# How many of your campers are up to level 20?



## Imaginetheday (Jan 30, 2018)

I don't have a single camper up to level 20 (several above 15, though). I'm feeling like I am going to be constantly behind. I'm just wondering how many others have maxed out.


----------



## ravenblue (Jan 30, 2018)

I got five in a row just in the last few days and I've been playing since 23 November. It's going to be awhile until the next wave reaches level 20. I'm in no rush for that. Seems like it gets harder for me to level as more villagers hit 20 and they still rotate through the recreation areas, so I miss ones that need to be leveled and will help me level myself.


----------



## ESkill (Jan 30, 2018)

None yet. I haven't built the second amenity yet either so none of mine are above 15 haha.  I'm slowly working on it, I don't feel rushed to do it


----------



## tolisamarie (Jan 30, 2018)

42.


----------



## Gruntilda (Jan 30, 2018)

Zip Nada Zilch


----------



## Deathamabob (Jan 31, 2018)

0 at 20, but 55 at 19. I'm currently estimating that I will have 55 at 20 by Monday-ish.


----------



## Shele (Jan 31, 2018)

I have 6. At least a couple more are really close.


----------



## pidge (Jan 31, 2018)

I honestly have none up to 20, but thats really because I let my playtime slip. I have a bunch at 12-15 though


----------



## MopyDream44 (Jan 31, 2018)

I don't have any at 20 either, but I do have a handful that are pretty close. I was focusing more on rotating my villagers through the camp to get them to level 15 in order to get the special requests. I did start three weeks late, but I also didn't use the amenities very efficiently, so the leveling has been slower. Many of my villagers were locked up for a while because I wasn't able to craft the amenities as fast as I could level them. Don't worry about your progress, you'll get there eventually!


----------



## Whisboi (Jan 31, 2018)

I don't have any at level 20, but I have a couple who are close. I'm focusing on building the hip amenities up to level 15 first, then going back and making sure everyone can reach level 20.


----------



## Urchinia (Jan 31, 2018)

I don't have any at 20 yet... A couple are close, but I don't really treat the game like it's a competition. 

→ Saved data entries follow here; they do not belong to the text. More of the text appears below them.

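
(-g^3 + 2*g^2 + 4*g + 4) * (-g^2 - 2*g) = g^5 - 8*g^3 - 12*g^2 - 8*g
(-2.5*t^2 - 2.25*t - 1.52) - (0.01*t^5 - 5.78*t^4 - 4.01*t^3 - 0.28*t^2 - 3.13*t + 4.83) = -0.01*t^5 + 5.78*t^4 + 4.01*t^3 - 2.22*t^2 + 0.88*t - 6.35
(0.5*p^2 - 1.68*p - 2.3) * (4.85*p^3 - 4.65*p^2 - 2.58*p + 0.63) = 2.425*p^5 - 10.473*p^4 - 4.633*p^3 + 15.3444*p^2 + 4.8756*p - 1.449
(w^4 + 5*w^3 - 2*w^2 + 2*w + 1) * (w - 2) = w^5 + 3*w^4 - 12*w^3 + 6*w^2 - 3*w - 2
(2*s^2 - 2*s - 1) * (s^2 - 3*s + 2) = 2*s^4 - 8*s^3 + 9*s^2 - s - 2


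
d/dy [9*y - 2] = 9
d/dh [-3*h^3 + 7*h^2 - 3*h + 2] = -9*h^2 + 14*h - 3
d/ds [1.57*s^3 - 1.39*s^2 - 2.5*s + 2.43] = 4.71*s^2 - 2.78*s - 2.5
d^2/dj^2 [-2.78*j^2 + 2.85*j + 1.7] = -5.56000000000000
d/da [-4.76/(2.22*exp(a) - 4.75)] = 10.5672*exp(a)/(2.22*exp(a) - 4.75)^2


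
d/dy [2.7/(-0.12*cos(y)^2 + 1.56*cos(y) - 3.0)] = (4.212 - 0.648*cos(y))*sin(y)/(0.12*cos(y)^2 - 1.56*cos(y) + 3.0)^2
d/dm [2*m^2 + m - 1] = 4*m + 1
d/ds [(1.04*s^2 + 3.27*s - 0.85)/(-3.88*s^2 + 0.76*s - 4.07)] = (13.478*s^2 - 15.0616*s - 12.6629)/(15.0544*s^4 - 5.8976*s^3 + 32.1608*s^2 - 6.1864*s + 16.5649)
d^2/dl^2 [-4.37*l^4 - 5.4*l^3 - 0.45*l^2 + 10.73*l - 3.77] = -52.44*l^2 - 32.4*l - 0.9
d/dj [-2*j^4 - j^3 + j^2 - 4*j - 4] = -8*j^3 - 3*j^2 + 2*j - 4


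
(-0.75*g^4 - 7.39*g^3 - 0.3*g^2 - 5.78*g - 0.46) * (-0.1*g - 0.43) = 0.075*g^5 + 1.0615*g^4 + 3.2077*g^3 + 0.707*g^2 + 2.5314*g + 0.1978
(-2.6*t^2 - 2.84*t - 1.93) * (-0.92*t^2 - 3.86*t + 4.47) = 2.392*t^4 + 12.6488*t^3 + 1.116*t^2 - 5.245*t - 8.6271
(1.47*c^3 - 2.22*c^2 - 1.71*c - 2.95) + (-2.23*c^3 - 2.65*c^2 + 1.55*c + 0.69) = -0.76*c^3 - 4.87*c^2 - 0.16*c - 2.26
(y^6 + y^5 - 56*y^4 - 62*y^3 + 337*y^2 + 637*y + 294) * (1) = y^6 + y^5 - 56*y^4 - 62*y^3 + 337*y^2 + 637*y + 294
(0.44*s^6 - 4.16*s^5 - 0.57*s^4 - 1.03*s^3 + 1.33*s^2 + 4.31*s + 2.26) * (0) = 0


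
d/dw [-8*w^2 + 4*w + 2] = 4 - 16*w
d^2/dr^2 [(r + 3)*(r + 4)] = 2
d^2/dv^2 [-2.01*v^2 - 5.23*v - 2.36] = -4.02000000000000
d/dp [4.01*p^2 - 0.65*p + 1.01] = 8.02*p - 0.65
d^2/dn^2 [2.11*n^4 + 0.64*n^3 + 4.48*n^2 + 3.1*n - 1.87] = 25.32*n^2 + 3.84*n + 8.96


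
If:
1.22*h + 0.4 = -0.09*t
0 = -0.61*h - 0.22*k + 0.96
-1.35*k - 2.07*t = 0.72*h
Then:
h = -0.11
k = 4.66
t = -3.00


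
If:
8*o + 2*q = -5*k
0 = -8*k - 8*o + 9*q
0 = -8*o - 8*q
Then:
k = 0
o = 0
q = 0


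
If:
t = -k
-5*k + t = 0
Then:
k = 0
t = 0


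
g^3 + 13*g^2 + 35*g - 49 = (g - 1)*(g + 7)^2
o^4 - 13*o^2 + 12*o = o*(o - 3)*(o - 1)*(o + 4)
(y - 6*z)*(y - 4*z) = y^2 - 10*y*z + 24*z^2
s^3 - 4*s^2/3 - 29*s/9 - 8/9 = (s - 8/3)*(s + 1/3)*(s + 1)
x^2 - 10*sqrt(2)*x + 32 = (x - 8*sqrt(2))*(x - 2*sqrt(2))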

That, and I mostly use my villagers for their special items.. haha. Once I get those, off they go (except for dear Alfonso. He is my bestie).


----------



## katieb (Jan 31, 2018)

I currently have 16 at level 20 then I've got 6 at level 19, 13 at level 18 and the rest at 15/16/17 apart from the new hip animals


----------



## SpookyMemes (Jan 31, 2018)

I have none that's 20, but 3 of mine are level 15 because I've only been building their amenities lol because they're actually cool (sporty) and then my cool villagers are maxed at 10 while everyone else is at 7. I'm not in a rush


----------



## PaperCat (Jan 31, 2018)

none :/


----------



## AccfSally (Jan 31, 2018)

Two so far.


----------



## Cheshire (Feb 1, 2018)

Nine, I think? Let’s see: Cherry, Roscoe, Beau, Punchy, Butch, Bud, Kyle, Apollo and Stella. Yep, nine  I don‘t know what to do with them now, though.


----------